Employees under the age of 22 could be missing on up to £18,000 as a result of being excluded from auto-enrolment, a report has claimed.

The Department for Work and Pensions (DWP) conducted a review into the Government's workplace pensions scheme back in 2017.

One of its recommendations was to lower the age at which full-time workers become eligible for auto-enrolment.

Workers currently need to be aged between 22 and their state pension age, and earning more than £10,000 a year to qualify.

More than two years have passed since the DWP delivered its verdict, and the age threshold is not expected to be lowered until the mid-2020s.

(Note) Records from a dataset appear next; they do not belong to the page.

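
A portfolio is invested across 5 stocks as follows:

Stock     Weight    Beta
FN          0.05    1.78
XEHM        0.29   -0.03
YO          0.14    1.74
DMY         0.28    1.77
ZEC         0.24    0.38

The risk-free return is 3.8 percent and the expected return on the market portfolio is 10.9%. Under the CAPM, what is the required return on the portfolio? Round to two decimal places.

β_P = Σ w_i β_i = 0.05×1.78 + 0.29×-0.03 + 0.14×1.74 + 0.28×1.77 + 0.24×0.38 = 0.9107
MRP = 10.9% − 3.8% = 7.10%
E(R_P) = R_f + β_P × MRP = 3.8% + 0.9107 × 7.1% = 10.27%

10.27%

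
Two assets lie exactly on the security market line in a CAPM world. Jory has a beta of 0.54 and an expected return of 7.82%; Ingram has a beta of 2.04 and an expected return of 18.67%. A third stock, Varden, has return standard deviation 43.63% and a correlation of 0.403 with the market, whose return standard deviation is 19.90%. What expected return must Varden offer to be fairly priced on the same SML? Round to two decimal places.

MRP = (18.67% − 7.82%) / (2.04 − 0.54) = 7.2333%
R_f = 7.82% − 0.54 × 7.2333% = 3.9140%
β_Varden = ρ·σ_i/σ_m = 0.403 × 43.63 / 19.90 = 0.8836
E(R_Varden) = R_f + β × MRP = 3.9140% + 0.8836 × 7.2333% = 10.31%

10.31%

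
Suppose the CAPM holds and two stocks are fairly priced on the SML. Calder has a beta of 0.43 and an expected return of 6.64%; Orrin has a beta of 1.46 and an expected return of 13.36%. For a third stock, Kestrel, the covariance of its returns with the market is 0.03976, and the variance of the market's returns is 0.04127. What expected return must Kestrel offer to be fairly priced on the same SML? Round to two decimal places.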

Royal London said that an 18-year-old earning more than £10,000 a year from full-time work since 2019 could miss out on workplace pension contributions of up to £18,000 before they turn 22.

That considers lost employer contributions for four years, lost tax relief on those contributions and the loss of investment growth.

Steve Webb, former director of policy at Royal London, said:

"Enrolling people into a [workplace] pension as soon as they start work makes sense.

"It reinforces the message that saving in a pension is the norm when you have a job, and that you should start saving as soon as you can.

"Even employers prefer to have a single system for all of their workforce rather than a complex set of exemptions and rules.

"It is time that Treasury and DWP sat down together and agreed a timetable to implement this overdue change."